Mensagem do Dia Mundial do Teatro

Socorro!
Teatro, vem em meu socorro
Durmo. Acorda-me.
Estou perdido no escuro, guia-me, pelo menos em direcção a uma vela
Estou preguiçosa, envergonha-me
Estou cansado, ergue-me
Estou indiferente, bate-me
Fico indiferente, parte-me a cara
Tenho medo, dá-me coragem
Sou ignorante, educa-me
Sou monstruosa, humaniza-me
Sou pretensioso, mata-me de riso
Sou cínica, confunde-me
Sou imbecil, transforma-me
Sou má, castiga-me
Sou dominante e cruel, combate-me
Sou pedante, troça de mim
Sou vulgar, ensina-me
Sou muda, solta a minha língua
Já não sonho, chama-me cobarde ou imbecil
Esqueci-me, lança sobre mim a Memória
Sinto-me velha e instalada, faz saltar a infância
Estou pesado, dá-me a Música
Estou triste, vai buscar a Alegria
Estou surda, em tempestade faz uivar a Dor
Estou agitado, faz subir a Sensatez
Estou fraca, acende a Amizade
Estou cega, convoca todas as luzes
Estou submetida à fealdade, manda entrar a Beleza conquistadora
Fui recrutada pelo ódio, concede-me todas as forças do Amor.

Ariane Mnouchkine, Encenadora
Tradução de Carmen Santos (enviada pelo Sindicato dos Trabalhadores do Espectáculos), recebida, via e-mail, através do portal ANTA

não resisti. porque hoje é também o meu dia. se bem que o teatro não é de um dia, mas de todos os dias. não resisti. e, como não podia deixar de ser, esta noite vou ao teatro.

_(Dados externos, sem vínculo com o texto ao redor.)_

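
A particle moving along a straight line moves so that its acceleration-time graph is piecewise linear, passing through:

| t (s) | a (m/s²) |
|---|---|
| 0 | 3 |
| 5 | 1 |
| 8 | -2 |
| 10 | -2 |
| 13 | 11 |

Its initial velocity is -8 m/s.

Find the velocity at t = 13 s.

Δv equals the area under the a-t graph; then v = v₀ + Δv.
0–5 s: ½(3 + 1)(5) = 10 m/s
5–8 s: ½(1 + -2)(3) = -1.5 m/s
8–10 s: -2 × 2 = -4 m/s
10–13 s: ½(-2 + 11)(3) = 13.5 m/s
Δv = 18 m/s, so v(13) = -8 + (18) = 10 m/s.

10 m/s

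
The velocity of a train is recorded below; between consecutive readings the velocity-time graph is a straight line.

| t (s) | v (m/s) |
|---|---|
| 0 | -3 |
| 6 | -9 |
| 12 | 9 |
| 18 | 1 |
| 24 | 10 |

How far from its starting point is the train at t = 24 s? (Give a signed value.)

Displacement is the signed area under the v-t curve.
0–6 s: ½(-3 + -9)(6) = -36 m
6–12 s: ½(-9 + 9)(6) = 0 m
12–18 s: ½(9 + 1)(6) = 30 m
18–24 s: ½(1 + 10)(6) = 33 m
Net displacement = 27 m

27 m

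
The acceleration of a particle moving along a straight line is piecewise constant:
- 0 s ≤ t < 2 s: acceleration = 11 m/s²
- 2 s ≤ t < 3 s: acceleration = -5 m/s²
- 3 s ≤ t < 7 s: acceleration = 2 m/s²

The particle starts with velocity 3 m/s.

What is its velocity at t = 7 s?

Δv equals the area under the a-t graph; then v = v₀ + Δv.
0–2 s: 11 × 2 = 22 m/s
2–3 s: -5 × 1 = -5 m/s
3–7 s: 2 × 4 = 8 m/s
Δv = 25 m/s, so v(7) = 3 + (25) = 28 m/s.

28 m/s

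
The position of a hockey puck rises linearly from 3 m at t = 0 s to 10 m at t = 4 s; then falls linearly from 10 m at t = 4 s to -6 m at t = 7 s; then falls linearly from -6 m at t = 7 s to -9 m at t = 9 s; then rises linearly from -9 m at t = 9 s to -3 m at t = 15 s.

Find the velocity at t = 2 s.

1.75 m/s

Velocity is the slope of the x-t graph on 0–4 s: (10 − 3)/(4 − 0) = 1.75 m/s.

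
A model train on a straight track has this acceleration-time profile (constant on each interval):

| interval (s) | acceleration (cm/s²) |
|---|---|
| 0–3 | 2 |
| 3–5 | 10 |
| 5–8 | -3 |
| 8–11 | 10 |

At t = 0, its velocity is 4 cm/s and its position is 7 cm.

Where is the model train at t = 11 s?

252.5 cm

On each constant-a segment, Δv = aΔt and Δx = v₀Δt + ½aΔt²; chain segment to segment.
0–3 s: v starts 4 cm/s; Δx = 4·3 + ½·2·3² = 21 cm; v ends 10 cm/s.
3–5 s: v starts 10 cm/s; Δx = 10·2 + ½·10·2² = 40 cm; v ends 30 cm/s.
5–8 s: v starts 30 cm/s; Δx = 30·3 + ½·-3·3² = 76.5 cm; v ends 21 cm/s.
8–11 s: v starts 21 cm/s; Δx = 21·3 + ½·10·3² = 108 cm; v ends 51 cm/s.
x(11) = 7 + Σ Δx = 252.5 cm.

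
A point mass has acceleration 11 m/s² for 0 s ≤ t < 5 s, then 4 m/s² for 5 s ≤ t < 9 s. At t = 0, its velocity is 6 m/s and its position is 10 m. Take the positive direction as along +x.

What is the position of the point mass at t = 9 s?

453.5 m

On each constant-a segment, Δv = aΔt and Δx = v₀Δt + ½aΔt²; chain segment to segment.
0–5 s: v starts 6 m/s; Δx = 6·5 + ½·11·5² = 167.5 m; v ends 61 m/s.
5–9 s: v starts 61 m/s; Δx = 61·4 + ½·4·4² = 276 m; v ends 77 m/s.
x(9) = 10 + Σ Δx = 453.5 m.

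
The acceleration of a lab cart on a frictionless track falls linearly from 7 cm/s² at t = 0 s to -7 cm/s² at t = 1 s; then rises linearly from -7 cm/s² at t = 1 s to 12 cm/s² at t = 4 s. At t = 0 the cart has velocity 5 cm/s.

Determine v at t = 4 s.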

sexta-feira, março 25, 2005

velhos

passam os dias e sentes que és um perdedor
já não consegues saber o que tem ou não valor
o teu caminho parece estar mesmo a chegar ao fim
pra dares lugar a outro no teu banco do jardim

mas a alma não tem idade. a alma não comemora aniversários. a alma vive os dias, sente as emoções, chora as horas, sempre da mesma forma.

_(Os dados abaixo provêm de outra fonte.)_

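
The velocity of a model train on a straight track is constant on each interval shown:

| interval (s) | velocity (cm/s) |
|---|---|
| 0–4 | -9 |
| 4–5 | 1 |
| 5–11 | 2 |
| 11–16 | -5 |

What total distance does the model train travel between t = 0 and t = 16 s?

74 cm

Total distance travelled is ∫|v| dt — sum the magnitudes of each area piece.
0–4 s: |-9| × 4 = 36 cm
4–5 s: |1| × 1 = 1 cm
5–11 s: |2| × 6 = 12 cm
11–16 s: |-5| × 5 = 25 cm
Total distance = 74 cm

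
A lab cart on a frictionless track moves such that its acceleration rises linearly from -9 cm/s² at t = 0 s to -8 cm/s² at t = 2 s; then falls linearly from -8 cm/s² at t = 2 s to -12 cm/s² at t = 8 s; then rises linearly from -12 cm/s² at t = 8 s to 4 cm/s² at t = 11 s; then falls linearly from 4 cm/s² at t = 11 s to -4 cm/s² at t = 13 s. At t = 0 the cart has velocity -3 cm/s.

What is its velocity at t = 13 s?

Δv equals the area under the a-t graph; then v = v₀ + Δv.
0–2 s: ½(-9 + -8)(2) = -17 cm/s
2–8 s: ½(-8 + -12)(6) = -60 cm/s
8–11 s: ½(-12 + 4)(3) = -12 cm/s
11–13 s: ½(4 + -4)(2) = 0 cm/s
Δv = -89 cm/s, so v(13) = -3 + (-89) = -92 cm/s.

-92 cm/s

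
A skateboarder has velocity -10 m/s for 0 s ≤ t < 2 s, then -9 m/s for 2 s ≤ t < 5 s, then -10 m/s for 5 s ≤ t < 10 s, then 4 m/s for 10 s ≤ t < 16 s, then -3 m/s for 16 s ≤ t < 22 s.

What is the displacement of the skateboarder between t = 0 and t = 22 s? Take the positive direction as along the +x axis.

-91 m

Net displacement equals the area under the velocity-time graph (areas below the axis count negative).
0–2 s: -10 × 2 = -20 m
2–5 s: -9 × 3 = -27 m
5–10 s: -10 × 5 = -50 m
10–16 s: 4 × 6 = 24 m
16–22 s: -3 × 6 = -18 m
Net displacement = -91 m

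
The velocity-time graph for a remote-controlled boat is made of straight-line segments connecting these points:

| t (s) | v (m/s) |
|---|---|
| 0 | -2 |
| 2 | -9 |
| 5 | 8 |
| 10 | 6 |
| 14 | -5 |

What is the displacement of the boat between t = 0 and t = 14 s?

24.5 m

Net displacement equals the area under the velocity-time graph (areas below the axis count negative).
0–2 s: ½(-2 + -9)(2) = -11 m
2–5 s: ½(-9 + 8)(3) = -1.5 m
5–10 s: ½(8 + 6)(5) = 35 m
10–14 s: ½(6 + -5)(4) = 2 m
Net displacement = 24.5 m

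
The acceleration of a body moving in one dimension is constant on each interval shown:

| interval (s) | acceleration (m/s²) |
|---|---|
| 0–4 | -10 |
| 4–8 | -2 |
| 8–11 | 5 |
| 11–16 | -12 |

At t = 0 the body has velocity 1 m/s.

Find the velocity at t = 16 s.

-92 m/s

Δv equals the area under the a-t graph; then v = v₀ + Δv.
0–4 s: -10 × 4 = -40 m/s
4–8 s: -2 × 4 = -8 m/s
8–11 s: 5 × 3 = 15 m/s
11–16 s: -12 × 5 = -60 m/s
Δv = -93 m/s, so v(16) = 1 + (-93) = -92 m/s.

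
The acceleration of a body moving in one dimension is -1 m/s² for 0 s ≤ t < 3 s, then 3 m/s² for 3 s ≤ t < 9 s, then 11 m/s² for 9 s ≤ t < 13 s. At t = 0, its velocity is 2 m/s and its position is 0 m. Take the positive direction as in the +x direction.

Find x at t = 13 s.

On each constant-a segment, Δv = aΔt and Δx = v₀Δt + ½aΔt²; chain segment to segment.
0–3 s: v starts 2 m/s; Δx = 2·3 + ½·-1·3² = 1.5 m; v ends -1 m/s.
3–9 s: v starts -1 m/s; Δx = -1·6 + ½·3·6² = 48 m; v ends 17 m/s.
9–13 s: v starts 17 m/s; Δx = 17·4 + ½·11·4² = 156 m; v ends 61 m/s.
x(13) = 0 + Σ Δx = 205.5 m.

205.5 m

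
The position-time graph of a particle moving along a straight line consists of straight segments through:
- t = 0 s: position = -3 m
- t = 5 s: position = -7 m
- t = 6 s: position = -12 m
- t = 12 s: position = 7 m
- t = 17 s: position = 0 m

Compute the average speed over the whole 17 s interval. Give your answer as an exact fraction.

35/17 m/s

Average speed = (total path length)/(elapsed time); on a piecewise-linear x-t graph the path length is Σ|Δx|.
0–5 s: |Δx| = |-7 − -3| = 4 m
5–6 s: |Δx| = |-12 − -7| = 5 m
6–12 s: |Δx| = |7 − -12| = 19 m
12–17 s: |Δx| = |0 − 7| = 7 m
Total path = 35 m; average speed = 35/17 = 35/17 m/s.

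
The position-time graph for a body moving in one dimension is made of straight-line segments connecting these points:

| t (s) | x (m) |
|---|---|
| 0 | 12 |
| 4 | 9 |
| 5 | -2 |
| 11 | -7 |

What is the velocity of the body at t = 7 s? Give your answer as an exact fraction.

Velocity is the slope of the x-t graph on 5–11 s: (-7 − -2)/(11 − 5) = -5/6 m/s.

-5/6 m/s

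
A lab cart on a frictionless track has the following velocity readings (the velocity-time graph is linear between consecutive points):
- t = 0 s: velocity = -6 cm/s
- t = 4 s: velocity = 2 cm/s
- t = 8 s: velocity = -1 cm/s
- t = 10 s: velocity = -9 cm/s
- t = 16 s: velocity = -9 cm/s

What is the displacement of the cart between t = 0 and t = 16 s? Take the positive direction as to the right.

Net displacement equals the area under the velocity-time graph (areas below the axis count negative).
0–4 s: ½(-6 + 2)(4) = -8 cm
4–8 s: ½(2 + -1)(4) = 2 cm
8–10 s: ½(-1 + -9)(2) = -10 cm
10–16 s: -9 × 6 = -54 cm
Net displacement = -70 cm

-70 cm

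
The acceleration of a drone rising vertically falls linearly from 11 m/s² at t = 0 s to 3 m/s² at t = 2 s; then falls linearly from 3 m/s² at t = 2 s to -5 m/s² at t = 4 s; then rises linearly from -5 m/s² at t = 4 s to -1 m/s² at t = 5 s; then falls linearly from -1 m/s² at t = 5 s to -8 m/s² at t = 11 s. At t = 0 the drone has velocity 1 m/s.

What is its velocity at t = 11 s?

-17 m/s

Δv equals the area under the a-t graph; then v = v₀ + Δv.
0–2 s: ½(11 + 3)(2) = 14 m/s
2–4 s: ½(3 + -5)(2) = -2 m/s
4–5 s: ½(-5 + -1)(1) = -3 m/s
5–11 s: ½(-1 + -8)(6) = -27 m/s
Δv = -18 m/s, so v(11) = 1 + (-18) = -17 m/s.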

no ano dos meus noventa anos quis oferecer a mim mesmo uma noite de amor louco com uma adolescente virgem”, escreve-nos Gabriel García Márquez , no seu «Memória das minhas putas tristes». li o livro numa tarde: um elogio à vida, ao amor. o colorido de uma vida, carregada de memórias, enrugada de boémia, rendida aos prazeres do amor. quente, doce, de chocolate. sem idade. sem sexo. só amor.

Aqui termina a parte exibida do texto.